Person-centered care has been around for over 15 years and there have been countless descriptions, definitions, and models to help guide skilled nursing centers create a better living environment for seniors. Beyond physical changes to the building, changing care schedules, and making the resident the center of the circle of care, it’s also helpful to develop a person-centered mindset involving attitudes, a philosophy, a mental road map and a process that all lead to the ultimate goal of resident well-being and enhanced quality of life.
Attitude
A solid mindset begins by examining concepts involved in person-centered care and then endorsing and adopting them into the skilled nursing experience. This attitude maintains that the resident is far more important than providing nursing tasks, following rigid schedules and routines, and doing other forms of work. The person is first and all else is second. An attitude of care is more than a model. It’s a way of being, thinking, behaving and delivering care based on what matters most to the resident.
Philosophy
Adopting a person-centered philosophy means living out a paradigm shift in thinking and feeling that the lives of seniors in skilled care are important. They have rights to living their best life possible physically, emotionally, socially and spiritually. This philosophy holds that their lives matter and their lifestyle should match their previous way of living as much as possible, before they move in. Treating them as unique individuals is a far cry from seeing them as a group of old people who need care.
Road Map
A person-centered mindset can be better maintained by some kind of mental or visual mindset. It will help to answer “Where were we?” and “Where do we need to go?” in terms of developing a more person-centered space for both care and life to be experienced more fully. This map can provide a starting place, direction and guidance along their journey, and identify areas that need to be improved.
Process
Along with a person-centered attitude, philosophy and road map, another element required to create better person-centered experiences in skilled care, is a process. This involves a series of planned out and well-executed actions and steps to achieve the goal of wellness and quality of life for the resident. Person-centered processes require person-centered thinking and feeling. Along with tearing down institutionalized nursing stations and throwing out old med carts, the process involves valuing residents as individuals, seeing them as social beings, and including them along the way.
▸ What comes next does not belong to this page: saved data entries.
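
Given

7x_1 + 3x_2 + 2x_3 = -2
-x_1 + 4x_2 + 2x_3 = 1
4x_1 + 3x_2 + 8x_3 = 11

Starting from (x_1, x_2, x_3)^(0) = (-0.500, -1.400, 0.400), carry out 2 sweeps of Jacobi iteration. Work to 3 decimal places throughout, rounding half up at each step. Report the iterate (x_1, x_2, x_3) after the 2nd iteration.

Iteration 1:
  x_1 = (-2 - (3)·-1.400 - (2)·0.400) / (7) = 0.200
  x_2 = (1 - (-1)·-0.500 - (2)·0.400) / (4) = -0.075
  x_3 = (11 - (4)·-0.500 - (3)·-1.400) / (8) = 2.150
Iteration 2:
  x_1 = (-2 - (3)·-0.075 - (2)·2.150) / (7) = -0.868
  x_2 = (1 - (-1)·0.200 - (2)·2.150) / (4) = -0.775
  x_3 = (11 - (4)·0.200 - (3)·-0.075) / (8) = 1.303

(-0.868, -0.775, 1.303)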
Final Thoughts on Developing a Person-Centered Mindset
While it’s true that person-centered care has come a long way, and in a relatively short period of time, it is in no way a finished project on the administrator’s list of things to do. Far from that, it is an ongoing movement involving an attitude, philosophy, road map and process, all geared towards the resident’s comfort, happiness, and psychosocial needs. It involves the mindset that these older adults have personal control, choice, and freedom.